Setelah Presiden Joko Widodo menunjuk Ali Mochtar Ngabalin sebagai staf presiden yang diberi tugas menjembatani antara pemerintah dengan jaringan pesantren dan organisasi kemasyarakatan Islam, kini Istana kembali merekrut salah satu tokoh ormas Islam terbesar NU, duduk dalam lingkarannya.
Tak tanggung-tanggung, Yahya Cholil Tsaquf yang saat ini masih menjabat Wakil Katib Aam PBNU ditunjuk Presiden Jokowi sebagai anggota Dewan Pertimbangan Presiden (Watimpres).
Bagi saya, penunjukkan kedua tokoh dari kalangan muslim dengan perbedaan latar belakang yang cukup mencolok ini, memperlihatkan ada sesuatu yang harus segera dilakukan Istana. Rentan waktu yang cukup dekat antara penunjukkan Ngabalin dan Staquf seperti meneguhkan adanya kekhawatiran tersebut.
Penguatan kalangan Islam masuk Istana, rasa-rasanya tampak lebih menguat belakangan ini. Kalangan Islam politik yang sedikit "keras" seperti Ngabalin hingga tokoh yang mewakili kalangan Islam moderat, seperti ketokohan yang melekat pada diri Staquf, ketika masuk dalam lingkungan Istana, tak bisa dianggap sebagai hal biasa.

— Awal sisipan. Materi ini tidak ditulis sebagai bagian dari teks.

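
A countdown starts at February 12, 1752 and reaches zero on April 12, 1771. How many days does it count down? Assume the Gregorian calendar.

6999

Feb 12, 1752 → Feb 12, 1753: 366 days (Feb 29, 1752 is in that span).
Feb 12, 1753 → Feb 12, 1754: 365 days.
Feb 12, 1754 → Feb 12, 1755: 365 days.
Feb 12, 1755 → Feb 12, 1756: 365 days.
Feb 12, 1756 → Feb 12, 1757: 366 days (Feb 29, 1756 is in that span).
Feb 12, 1757 → Feb 12, 1758: 365 days.
Feb 12, 1758 → Feb 12, 1759: 365 days.
Feb 12, 1759 → Feb 12, 1760: 365 days.
Feb 12, 1760 → Feb 12, 1761: 366 days (Feb 29, 1760 is in that span).
Feb 12, 1761 → Feb 12, 1762: 365 days.
Feb 12, 1762 → Feb 12, 1763: 365 days.
Feb 12, 1763 → Feb 12, 1764: 365 days.
Feb 12, 1764 → Feb 12, 1765: 366 days (Feb 29, 1764 is in that span).
Feb 12, 1765 → Feb 12, 1766: 365 days.
Feb 12, 1766 → Feb 12, 1767: 365 days.
Feb 12, 1767 → Feb 12, 1768: 365 days.
Feb 12, 1768 → Feb 12, 1769: 366 days (Feb 29, 1768 is in that span).
Feb 12, 1769 → Feb 12, 1770: 365 days.
Feb 12, 1770 → Feb 12, 1771: 365 days.
Feb 12, 1771 → Mar 12, 1771: 28 days (February has 28).
Mar 12, 1771 → Apr 12, 1771: 31 days.
Total: 6999 days.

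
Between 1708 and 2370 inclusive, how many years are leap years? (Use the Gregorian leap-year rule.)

Multiples of 4 in [1708,2370]: 166.
Of those, multiples of 100: 6 (not leap unless ÷400).
Multiples of 400: 1.
Leap years = 166 − 6 + 1 = 161.

161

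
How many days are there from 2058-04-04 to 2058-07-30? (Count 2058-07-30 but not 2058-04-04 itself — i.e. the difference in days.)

Apr 4, 2058 → May 4, 2058: 30 days (April has 30).
May 4, 2058 → Jun 4, 2058: 31 days (May has 31).
Jun 4, 2058 → Jul 4, 2058: 30 days (June has 30).
Jul 4, 2058 → Jul 30, 2058: 26 days.
Total: 117 days.

117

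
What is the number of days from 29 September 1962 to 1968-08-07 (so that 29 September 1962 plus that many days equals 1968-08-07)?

2139

Sep 29, 1962 → Sep 29, 1963: 365 days.
Sep 29, 1963 → Sep 29, 1964: 366 days (Feb 29, 1964 is in that span).
Sep 29, 1964 → Sep 29, 1965: 365 days.
Sep 29, 1965 → Sep 29, 1966: 365 days.
Sep 29, 1966 → Sep 29, 1967: 365 days.
Sep 29, 1967 → Oct 29, 1967: 30 days (September has 30).
Oct 29, 1967 → Nov 29, 1967: 31 days (October has 31).
Nov 29, 1967 → Dec 29, 1967: 30 days (November has 30).
Dec 29, 1967 → Jan 29, 1968: 31 days (December has 31).
Jan 29, 1968 → Feb 29, 1968: 31 days (January has 31).
Feb 29, 1968 → Mar 29, 1968: 29 days (February has 29).
Mar 29, 1968 → Apr 29, 1968: 31 days (March has 31).
Apr 29, 1968 → May 29, 1968: 30 days (April has 30).
May 29, 1968 → Jun 29, 1968: 31 days (May has 31).
Jun 29, 1968 → Jul 29, 1968: 30 days (June has 30).
Jul 29, 1968 → Aug 7, 1968: 9 days.
Total: 2139 days.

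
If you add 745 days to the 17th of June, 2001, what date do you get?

July 2, 2003

+365 (one year) → Jun 17, 2002 (380 left).
Jun has 30 days: +14 → Jul 1, 2002 (366 left).
Jul has 31 days: +31 → Aug 1, 2002 (335 left).
Aug has 31 days: +31 → Sep 1, 2002 (304 left).
Sep has 30 days: +30 → Oct 1, 2002 (274 left).
Oct has 31 days: +31 → Nov 1, 2002 (243 left).
Nov has 30 days: +30 → Dec 1, 2002 (213 left).
Dec has 31 days: +31 → Jan 1, 2003 (182 left).
Jan has 31 days: +31 → Feb 1, 2003 (151 left).
Feb has 28 days: +28 → Mar 1, 2003 (123 left).
Mar has 31 days: +31 → Apr 1, 2003 (92 left).
Apr has 30 days: +30 → May 1, 2003 (62 left).
May has 31 days: +31 → Jun 1, 2003 (31 left).
Jun has 30 days: +30 → Jul 1, 2003 (1 left).
+1 → Jul 2, 2003.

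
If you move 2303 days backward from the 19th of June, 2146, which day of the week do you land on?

First find the weekday of Jun 19, 2146. Doomsday rule: the anchor day for the 2100s is Sunday. For year 46: 46÷12 = 3 r 10, and 10÷4 = 2, so 3+10+2 = 15.
Sunday + 15 ≡ Monday — that's 2146's doomsday.
In June the doomsday date is Jun 6.
Jun 19 is 13 days after Jun 6; 13 mod 7 = 6, so Monday + 6 = Sunday.
2303 mod 7 = 0, so 2303 days before a Sunday is Sunday − 0 = Sunday.

Sunday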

Menariknya, Staquf pernah menjadi jubir Presiden Keempat, KH Abdurrahman Wahid, yang sempat didaulat untuk membacakan Dekrit Presiden pada tahun 2003.
Kini, setelah 15 tahun, Staquf kembali ke Istana atas permintaan Jokowi. Pengalamannya menjadi jubir Presiden Abdurrahman Wahid, barangkali yang menjadi pertimbangan Jokowi, selain karena Staquf secara kebetulan dapat mewakili ormas Islam terbesar NU. Mungkin saja kekosongan salah satu kursi Watimpres, yang sebelumnya diisi oleh almarhum KH Hasyim Muzadi yang juga representasi kalangan NU karena ia sendiri pernah menjabat sebagai ketua umum PBNU.

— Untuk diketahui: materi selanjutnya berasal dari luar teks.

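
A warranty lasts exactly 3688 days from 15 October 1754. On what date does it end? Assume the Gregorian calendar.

November 19, 1764

+365 (one year) → Oct 15, 1755 (3323 left).
+366 (one year; includes Feb 29, 1756) → Oct 15, 1756 (2957 left).
+365 (one year) → Oct 15, 1757 (2592 left).
+365 (one year) → Oct 15, 1758 (2227 left).
+365 (one year) → Oct 15, 1759 (1862 left).
+366 (one year; includes Feb 29, 1760) → Oct 15, 1760 (1496 left).
+365 (one year) → Oct 15, 1761 (1131 left).
+365 (one year) → Oct 15, 1762 (766 left).
+365 (one year) → Oct 15, 1763 (401 left).
+366 (one year; includes Feb 29, 1764) → Oct 15, 1764 (35 left).
Oct has 31 days: +17 → Nov 1, 1764 (18 left).
+18 → Nov 19, 1764.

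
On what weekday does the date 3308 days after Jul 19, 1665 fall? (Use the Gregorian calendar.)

Thursday

Jul 19, 1665 is a Sunday.
3308 mod 7 = 4, so 3308 days after a Sunday is Sunday + 4 = Thursday.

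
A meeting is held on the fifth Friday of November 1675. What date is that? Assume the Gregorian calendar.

November 29, 1675

November 1, 1675 is a Friday.
The first Friday is therefore November 1 (same day).
The fifth Friday is 1 + 4×7 = November 29.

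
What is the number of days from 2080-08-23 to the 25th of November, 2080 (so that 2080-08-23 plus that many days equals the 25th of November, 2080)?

Aug 23, 2080 → Sep 23, 2080: 31 days (August has 31).
Sep 23, 2080 → Oct 23, 2080: 30 days (September has 30).
Oct 23, 2080 → Nov 23, 2080: 31 days (October has 31).
Nov 23, 2080 → Nov 25, 2080: 2 days.
Total: 94 days.

94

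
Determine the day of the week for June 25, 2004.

January 1, 2004 is a Thursday.
Jan 1, 2004 → Feb 1, 2004: 31 days (January has 31).
Feb 1, 2004 → Mar 1, 2004: 29 days (February has 29).
Mar 1, 2004 → Apr 1, 2004: 31 days (March has 31).
Apr 1, 2004 → May 1, 2004: 30 days (April has 30).
May 1, 2004 → Jun 1, 2004: 31 days (May has 31).
Jun 1, 2004 → Jun 25, 2004: 24 days.
Total: 176 days.
176 mod 7 = 1, so Thursday + 1 = Friday.

Friday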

Memasukkan Staquf dalam jajaran penasehat di Istana Presiden, paling tidak memberikan kehormatan yang besar pada ormas Islam NU yang selama ini dirasa dekat dengan Jokowi.
Siapa lagi kandidat yang pernah berpengalaman bersama presiden di Istana selain Staquf di jajaran elite NU? Penunjukkan Yahya Chalil Staquf dinilai tepat disaat suasana kepolitikan jelang pemilu ini tampak semakin menghangat, terutama yang muncul dari berbagai gerakan Islam politik karena menginginkan bergulirnya suatu perubahan.
NU bisa saja dimanfaatkan Jokowi sebagai pendukung setia kalangan Islam untuk penopang suaranya nanti, walaupun tak sepenuhnya suara NU manut pada suasana "status quo" seperti yang telah berjalan selama ini.
Lalu, bagaimana dengan Ngabalin? Keberadaannya di Istana sebenarnya cukup mengagetkan, karena Ngabalin dikenal berseberangan secara politik dengan pemerintahan saat ini.